01/30/2013: Human Translation and Machine Translation

Speaker: Philipp Koehn, University of Edinburgh
Time: Wednesday, January 30, 2013, 11:00 AM
Venue: AVW 3258

04/10/2013: Learning with Marginalized Corrupted Features

Speaker: Kilian Weinberger, Washington University in St. Louis
Time: Wednesday, April 10, 2013, 11:00 AM
Venue: AVW 3258

If infinite amounts of labeled data are provided, many machine learning algorithms become perfect. With finite amounts of data, regularization or priors have to be used to introduce bias into a classifier. We propose a third option: learning with marginalized corrupted features. We corrupt existing data as a means to generate infinitely many additional training samples from a slightly different data distribution -- explicitly in a way that the corruption can be marginalized out in closed form. This leads to machine learning algorithms that are fast, effective and naturally scale to very large data sets. We showcase this technology in two settings: 1. to learn text document representations from unlabeled data and 2. to perform supervised learning with closed form gradient updates for empirical risk minimization.

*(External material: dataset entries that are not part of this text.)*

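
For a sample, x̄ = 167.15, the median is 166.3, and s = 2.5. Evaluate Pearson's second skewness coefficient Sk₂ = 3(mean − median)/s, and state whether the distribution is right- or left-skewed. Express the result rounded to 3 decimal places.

1.020, right-skewed

Sk₂ = 3(167.15 − 166.3) / 2.5 = 3 × 0.8500 / 2.5
    = 2.5500 / 2.5 ≈ 1.020
Sk₂ > 0 ⇒ mean > median ⇒ right-skewed (positive skew).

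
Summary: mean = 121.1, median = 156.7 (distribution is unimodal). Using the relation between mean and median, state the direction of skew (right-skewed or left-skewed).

left-skewed

mean − median = 121.1 − 156.7 = -35.6
mean < median ⇒ the longer tail is on the left ⇒ left-skewed (negatively skewed).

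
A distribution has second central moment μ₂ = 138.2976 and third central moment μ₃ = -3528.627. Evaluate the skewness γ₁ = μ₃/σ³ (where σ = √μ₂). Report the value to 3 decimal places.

σ = √μ₂ = √138.2976 = 11.76000
σ³ = μ₂^(3/2) = 1626.37978
γ₁ = μ₃/σ³ = -3528.627 / 1626.37978 ≈ -2.170

-2.170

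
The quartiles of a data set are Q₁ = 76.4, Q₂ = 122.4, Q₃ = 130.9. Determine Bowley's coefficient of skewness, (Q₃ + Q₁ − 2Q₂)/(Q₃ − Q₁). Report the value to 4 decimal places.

numerator: Q₃ + Q₁ − 2Q₂ = 130.9 + 76.4 − 2×122.4 = -37.5000
denominator: Q₃ − Q₁ = 130.9 − 76.4 = 54.5000
Bowley skewness = -37.5000 / 54.5000 ≈ -0.6881

-0.6881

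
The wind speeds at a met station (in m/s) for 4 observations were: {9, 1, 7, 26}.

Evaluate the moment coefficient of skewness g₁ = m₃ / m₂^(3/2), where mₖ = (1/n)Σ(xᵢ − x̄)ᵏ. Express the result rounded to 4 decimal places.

x̄ = (9 + 1 + 7 + 26) / 4 = 10.7500
deviations (xᵢ − x̄): -1.7500, -9.7500, -3.7500, 15.2500
Σ(xᵢ − x̄)² = 344.7500 ⇒ m₂ = 344.7500/4 = 86.18750
Σ(xᵢ − x̄)³ = 2561.6250 ⇒ m₃ = 2561.6250/4 = 640.40625
m₂^(3/2) = 86.18750^(1.5) = 800.14082
g₁ = m₃ / m₂^(3/2) = 640.40625 / 800.14082 ≈ 0.8004

0.8004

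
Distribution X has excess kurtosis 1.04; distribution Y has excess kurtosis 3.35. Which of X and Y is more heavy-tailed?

Y

Higher excess kurtosis ⇒ heavier tails relative to the normal distribution.
1.04 vs 3.35: the larger is 3.35, so Y has heavier tails.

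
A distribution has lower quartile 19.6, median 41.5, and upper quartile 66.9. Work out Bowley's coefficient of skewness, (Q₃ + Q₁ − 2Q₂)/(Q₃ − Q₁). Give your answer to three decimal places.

numerator: Q₃ + Q₁ − 2Q₂ = 66.9 + 19.6 − 2×41.5 = 3.5000
denominator: Q₃ − Q₁ = 66.9 − 19.6 = 47.3000
Bowley skewness = 3.5000 / 47.3000 ≈ 0.074

0.074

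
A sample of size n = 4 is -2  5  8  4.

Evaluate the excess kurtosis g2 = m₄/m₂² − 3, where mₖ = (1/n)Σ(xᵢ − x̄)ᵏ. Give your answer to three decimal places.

-0.956

x̄ = 3.7500
Σ(xᵢ − x̄)² = 52.7500 ⇒ m₂ = 13.18750
Σ(xᵢ − x̄)⁴ = 1421.8281 ⇒ m₄ = 355.45703
m₂² = 173.91016
g2 = m₄/m₂² − 3 = 2.04391 − 3 ≈ -0.956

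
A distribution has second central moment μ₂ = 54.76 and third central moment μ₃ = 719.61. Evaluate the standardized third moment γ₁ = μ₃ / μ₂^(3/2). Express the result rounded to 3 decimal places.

σ = √μ₂ = √54.76 = 7.40000
σ³ = μ₂^(3/2) = 405.22400
γ₁ = μ₃/σ³ = 719.61 / 405.22400 ≈ 1.776

1.776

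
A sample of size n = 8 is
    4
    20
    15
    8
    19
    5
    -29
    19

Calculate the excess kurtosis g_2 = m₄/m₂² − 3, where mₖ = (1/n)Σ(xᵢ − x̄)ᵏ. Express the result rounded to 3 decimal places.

x̄ = 7.6250
Σ(xᵢ − x̄)² = 1827.8750 ⇒ m₂ = 228.48438
Σ(xᵢ − x̄)⁴ = 1859443.2441 ⇒ m₄ = 232430.40552
m₂² = 52205.10962
g_2 = m₄/m₂² − 3 = 4.45225 − 3 ≈ 1.452

1.452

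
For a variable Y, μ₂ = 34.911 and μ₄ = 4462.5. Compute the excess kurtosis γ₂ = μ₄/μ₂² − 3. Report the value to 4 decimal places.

0.6615

μ₂² = 34.911² = 1218.77792
μ₄/μ₂² = 4462.5 / 1218.77792 = 3.66145
γ₂ = 3.66145 − 3 ≈ 0.6615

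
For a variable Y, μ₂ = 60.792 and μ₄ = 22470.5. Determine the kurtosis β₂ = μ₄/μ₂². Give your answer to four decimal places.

μ₂² = 60.792² = 3695.66726
μ₄/μ₂² = 22470.5 / 3695.66726 = 6.08023
β₂ ≈ 6.0802

6.0802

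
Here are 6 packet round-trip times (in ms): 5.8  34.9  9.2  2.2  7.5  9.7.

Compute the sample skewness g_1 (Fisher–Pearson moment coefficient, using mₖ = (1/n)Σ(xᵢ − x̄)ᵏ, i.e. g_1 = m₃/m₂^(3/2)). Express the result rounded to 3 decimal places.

x̄ = (5.8 + 34.9 + 9.2 + 2.2 + 7.5 + 9.7) / 6 = 11.5500
deviations (xᵢ − x̄): -5.7500, 23.3500, -2.3500, -9.3500, -4.0500, -1.8500
Σ(xᵢ − x̄)² = 691.0550 ⇒ m₂ = 691.0550/6 = 115.17583
Σ(xᵢ − x̄)³ = 11637.6960 ⇒ m₃ = 11637.6960/6 = 1939.61600
m₂^(3/2) = 115.17583^(1.5) = 1236.06709
g_1 = m₃ / m₂^(3/2) = 1939.61600 / 1236.06709 ≈ 1.569

1.569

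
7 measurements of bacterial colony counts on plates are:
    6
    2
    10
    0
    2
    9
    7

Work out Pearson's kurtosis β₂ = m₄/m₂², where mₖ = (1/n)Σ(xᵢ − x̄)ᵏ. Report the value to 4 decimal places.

x̄ = 5.1429
Σ(xᵢ − x̄)² = 88.8571 ⇒ m₂ = 12.69388
Σ(xᵢ − x̄)⁴ = 1685.0321 ⇒ m₄ = 240.71887
m₂² = 161.13453
β₂ = m₄/m₂² = 240.71887 / 161.13453 ≈ 1.4939

1.4939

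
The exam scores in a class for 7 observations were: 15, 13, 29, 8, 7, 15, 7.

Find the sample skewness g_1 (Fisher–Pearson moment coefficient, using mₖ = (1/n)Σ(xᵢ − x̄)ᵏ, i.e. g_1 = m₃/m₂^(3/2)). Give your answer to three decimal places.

1.199

x̄ = (15 + 13 + 29 + 8 + 7 + 15 + 7) / 7 = 13.4286
deviations (xᵢ − x̄): 1.5714, -0.4286, 15.5714, -5.4286, -6.4286, 1.5714, -6.4286
Σ(xᵢ − x̄)² = 359.7143 ⇒ m₂ = 359.7143/7 = 51.38776
Σ(xᵢ − x̄)³ = 3091.9592 ⇒ m₃ = 3091.9592/7 = 441.70845
m₂^(3/2) = 51.38776^(1.5) = 368.37442
g_1 = m₃ / m₂^(3/2) = 441.70845 / 368.37442 ≈ 1.199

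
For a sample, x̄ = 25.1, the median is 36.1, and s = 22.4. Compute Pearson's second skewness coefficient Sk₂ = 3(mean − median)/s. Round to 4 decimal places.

-1.4732

Sk₂ = 3(25.1 − 36.1) / 22.4 = 3 × -11.0000 / 22.4
    = -33.0000 / 22.4 ≈ -1.4732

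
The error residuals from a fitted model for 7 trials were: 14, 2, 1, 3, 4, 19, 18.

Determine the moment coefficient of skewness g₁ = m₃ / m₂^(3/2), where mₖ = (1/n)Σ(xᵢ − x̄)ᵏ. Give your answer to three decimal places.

0.352

x̄ = (14 + 2 + 1 + 3 + 4 + 19 + 18) / 7 = 8.7143
deviations (xᵢ − x̄): 5.2857, -6.7143, -7.7143, -5.7143, -4.7143, 10.2857, 9.2857
Σ(xᵢ − x̄)² = 379.4286 ⇒ m₂ = 379.4286/7 = 54.20408
Σ(xᵢ − x̄)³ = 983.3878 ⇒ m₃ = 983.3878/7 = 140.48397
m₂^(3/2) = 54.20408^(1.5) = 399.06899
g₁ = m₃ / m₂^(3/2) = 140.48397 / 399.06899 ≈ 0.352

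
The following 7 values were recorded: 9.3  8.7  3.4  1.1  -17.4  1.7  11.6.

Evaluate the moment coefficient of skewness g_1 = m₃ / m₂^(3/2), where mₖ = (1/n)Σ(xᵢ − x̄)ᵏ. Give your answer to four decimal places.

-1.3324

x̄ = (9.3 + 8.7 + 3.4 + 1.1 - 17.4 + 1.7 + 11.6) / 7 = 2.6286
deviations (xᵢ − x̄): 6.6714, 6.0714, 0.7714, -1.5286, -20.0286, -0.9286, 8.9714
Σ(xᵢ − x̄)² = 566.7943 ⇒ m₂ = 566.7943/7 = 80.97061
Σ(xᵢ − x̄)³ = -6795.4305 ⇒ m₃ = -6795.4305/7 = -970.77579
m₂^(3/2) = 80.97061^(1.5) = 728.60330
g_1 = m₃ / m₂^(3/2) = -970.77579 / 728.60330 ≈ -1.3324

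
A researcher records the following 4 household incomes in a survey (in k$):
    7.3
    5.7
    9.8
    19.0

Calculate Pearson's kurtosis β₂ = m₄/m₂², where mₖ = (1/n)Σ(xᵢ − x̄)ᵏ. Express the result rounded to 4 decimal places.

x̄ = 10.4500
Σ(xᵢ − x̄)² = 106.0100 ⇒ m₂ = 26.50250
Σ(xᵢ − x̄)⁴ = 5951.6764 ⇒ m₄ = 1487.91911
m₂² = 702.38251
β₂ = m₄/m₂² = 1487.91911 / 702.38251 ≈ 2.1184

2.1184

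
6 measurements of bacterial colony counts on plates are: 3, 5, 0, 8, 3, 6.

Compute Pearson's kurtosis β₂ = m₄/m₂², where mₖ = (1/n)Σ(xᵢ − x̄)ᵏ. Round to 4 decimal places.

2.1199

x̄ = 4.1667
Σ(xᵢ − x̄)² = 38.8333 ⇒ m₂ = 6.47222
Σ(xᵢ − x̄)⁴ = 532.8194 ⇒ m₄ = 88.80324
m₂² = 41.88966
β₂ = m₄/m₂² = 88.80324 / 41.88966 ≈ 2.1199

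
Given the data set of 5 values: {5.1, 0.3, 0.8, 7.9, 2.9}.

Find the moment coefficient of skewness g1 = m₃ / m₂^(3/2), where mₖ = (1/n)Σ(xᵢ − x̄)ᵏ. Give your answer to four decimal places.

x̄ = (5.1 + 0.3 + 0.8 + 7.9 + 2.9) / 5 = 3.4000
deviations (xᵢ − x̄): 1.7000, -3.1000, -2.6000, 4.5000, -0.5000
Σ(xᵢ − x̄)² = 39.7600 ⇒ m₂ = 39.7600/5 = 7.95200
Σ(xᵢ − x̄)³ = 48.5460 ⇒ m₃ = 48.5460/5 = 9.70920
m₂^(3/2) = 7.95200^(1.5) = 22.42408
g1 = m₃ / m₂^(3/2) = 9.70920 / 22.42408 ≈ 0.4330

0.4330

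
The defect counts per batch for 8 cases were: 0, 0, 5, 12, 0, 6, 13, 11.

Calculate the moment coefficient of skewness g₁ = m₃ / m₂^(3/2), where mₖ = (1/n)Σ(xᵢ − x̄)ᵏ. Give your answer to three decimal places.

0.102

x̄ = (0 + 0 + 5 + 12 + 0 + 6 + 13 + 11) / 8 = 5.8750
deviations (xᵢ − x̄): -5.8750, -5.8750, -0.8750, 6.1250, -5.8750, 0.1250, 7.1250, 5.1250
Σ(xᵢ − x̄)² = 218.8750 ⇒ m₂ = 218.8750/8 = 27.35938
Σ(xᵢ − x̄)³ = 117.0938 ⇒ m₃ = 117.0938/8 = 14.63672
m₂^(3/2) = 27.35938^(1.5) = 143.10647
g₁ = m₃ / m₂^(3/2) = 14.63672 / 143.10647 ≈ 0.102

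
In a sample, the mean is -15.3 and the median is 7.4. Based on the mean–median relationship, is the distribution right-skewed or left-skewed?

left-skewed

mean − median = -15.3 − 7.4 = -22.7
mean < median ⇒ the longer tail is on the left ⇒ left-skewed (negatively skewed).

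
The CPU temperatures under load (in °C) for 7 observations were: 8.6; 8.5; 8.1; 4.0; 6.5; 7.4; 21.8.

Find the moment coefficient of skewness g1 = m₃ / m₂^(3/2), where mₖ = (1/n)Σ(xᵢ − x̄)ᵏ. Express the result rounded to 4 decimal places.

x̄ = (8.6 + 8.5 + 8.1 + 4.0 + 6.5 + 7.4 + 21.8) / 7 = 9.2714
deviations (xᵢ − x̄): -0.6714, -0.7714, -1.1714, -5.2714, -2.7714, -1.8714, 12.5286
Σ(xᵢ − x̄)² = 198.3543 ⇒ m₂ = 198.3543/7 = 28.33633
Σ(xᵢ − x̄)³ = 1789.8560 ⇒ m₃ = 1789.8560/7 = 255.69371
m₂^(3/2) = 28.33633^(1.5) = 150.83958
g1 = m₃ / m₂^(3/2) = 255.69371 / 150.83958 ≈ 1.6951

1.6951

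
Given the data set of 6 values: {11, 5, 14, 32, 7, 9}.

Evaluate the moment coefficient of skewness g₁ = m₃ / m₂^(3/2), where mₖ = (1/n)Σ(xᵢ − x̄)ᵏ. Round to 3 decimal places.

1.403

x̄ = (11 + 5 + 14 + 32 + 7 + 9) / 6 = 13.0000
deviations (xᵢ − x̄): -2.0000, -8.0000, 1.0000, 19.0000, -6.0000, -4.0000
Σ(xᵢ − x̄)² = 482.0000 ⇒ m₂ = 482.0000/6 = 80.33333
Σ(xᵢ − x̄)³ = 6060.0000 ⇒ m₃ = 6060.0000/6 = 1010.00000
m₂^(3/2) = 80.33333^(1.5) = 720.01854
g₁ = m₃ / m₂^(3/2) = 1010.00000 / 720.01854 ≈ 1.403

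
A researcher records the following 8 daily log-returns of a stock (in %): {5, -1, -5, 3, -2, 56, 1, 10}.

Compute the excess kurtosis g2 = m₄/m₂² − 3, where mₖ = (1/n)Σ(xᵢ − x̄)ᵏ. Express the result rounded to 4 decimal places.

x̄ = 8.3750
Σ(xᵢ − x̄)² = 2739.8750 ⇒ m₂ = 342.48438
Σ(xᵢ − x̄)⁴ = 5199704.7441 ⇒ m₄ = 649963.09302
m₂² = 117295.54712
g2 = m₄/m₂² − 3 = 5.54124 − 3 ≈ 2.5412

2.5412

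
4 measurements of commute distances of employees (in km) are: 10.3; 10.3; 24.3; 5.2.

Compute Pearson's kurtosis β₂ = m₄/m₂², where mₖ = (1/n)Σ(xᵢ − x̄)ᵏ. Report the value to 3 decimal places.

x̄ = 12.5250
Σ(xᵢ − x̄)² = 202.2075 ⇒ m₂ = 50.55188
Σ(xᵢ − x̄)⁴ = 22151.9393 ⇒ m₄ = 5537.98482
m₂² = 2555.49207
β₂ = m₄/m₂² = 5537.98482 / 2555.49207 ≈ 2.167

2.167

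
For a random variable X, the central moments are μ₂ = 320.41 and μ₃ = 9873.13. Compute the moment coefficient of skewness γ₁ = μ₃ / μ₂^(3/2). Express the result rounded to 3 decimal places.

σ = √μ₂ = √320.41 = 17.90000
σ³ = μ₂^(3/2) = 5735.33900
γ₁ = μ₃/σ³ = 9873.13 / 5735.33900 ≈ 1.721

1.721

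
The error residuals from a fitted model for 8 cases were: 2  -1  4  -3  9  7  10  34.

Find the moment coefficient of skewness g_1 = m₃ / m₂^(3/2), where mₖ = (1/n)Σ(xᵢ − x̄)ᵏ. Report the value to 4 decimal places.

1.5762

x̄ = (2 - 1 + 4 - 3 + 9 + 7 + 10 + 34) / 8 = 7.7500
deviations (xᵢ − x̄): -5.7500, -8.7500, -3.7500, -10.7500, 1.2500, -0.7500, 2.2500, 26.2500
Σ(xᵢ − x̄)² = 935.5000 ⇒ m₂ = 935.5000/8 = 116.93750
Σ(xᵢ − x̄)³ = 15945.7500 ⇒ m₃ = 15945.7500/8 = 1993.21875
m₂^(3/2) = 116.93750^(1.5) = 1264.53457
g_1 = m₃ / m₂^(3/2) = 1993.21875 / 1264.53457 ≈ 1.5762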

Text documents (and often images) are traditionally expressed as bag-of-words feature vectors (e.g. as tf-idf). By training linear denoisers that recover unlabeled data from partial corruption, we can learn new data-specific representations. With these, we can match the world-record accuracy on the Amazon transfer learning benchmark with a simple linear classifier. In comparison with the record holder (stacked denoising autoencoders) our approach shrinks the training time from several days to a few minutes.

Finally, we present a variety of loss functions and corrupting distributions, which can be applied out-of-the-box with empirical risk minimization. We show that our formulation leads to significant improvements in document classification tasks over the typically used l_p norm regularization. The new learning framework is extremely versatile, generalizes better, is more stable during test-time (towards distribution drift) and only adds a few lines of code to typical risk minimization.

About the Speaker: Kilian Q. Weinberger is an Assistant Professor in the Department of Computer Science & Engineering at Washington University in St. Louis. He received his Ph.D. from the University of Pennsylvania in Machine Learning under the supervision of Lawrence Saul. Prior to this, he obtained his undergraduate degree in Mathematics and Computer Science at the University of Oxford. During his career he has won several best paper awards at ICML, CVPR and AISTATS. In 2011 he was awarded the AAAI senior program chair award and in 2012 he received the NSF CAREER award. Kilian Weinberger's research is in Machine Learning and its applications. In particular, he focuses on high dimensional data analysis, metric learning, machine learned web-search ranking, transfer- and multi-task learning as well as bio medical applications.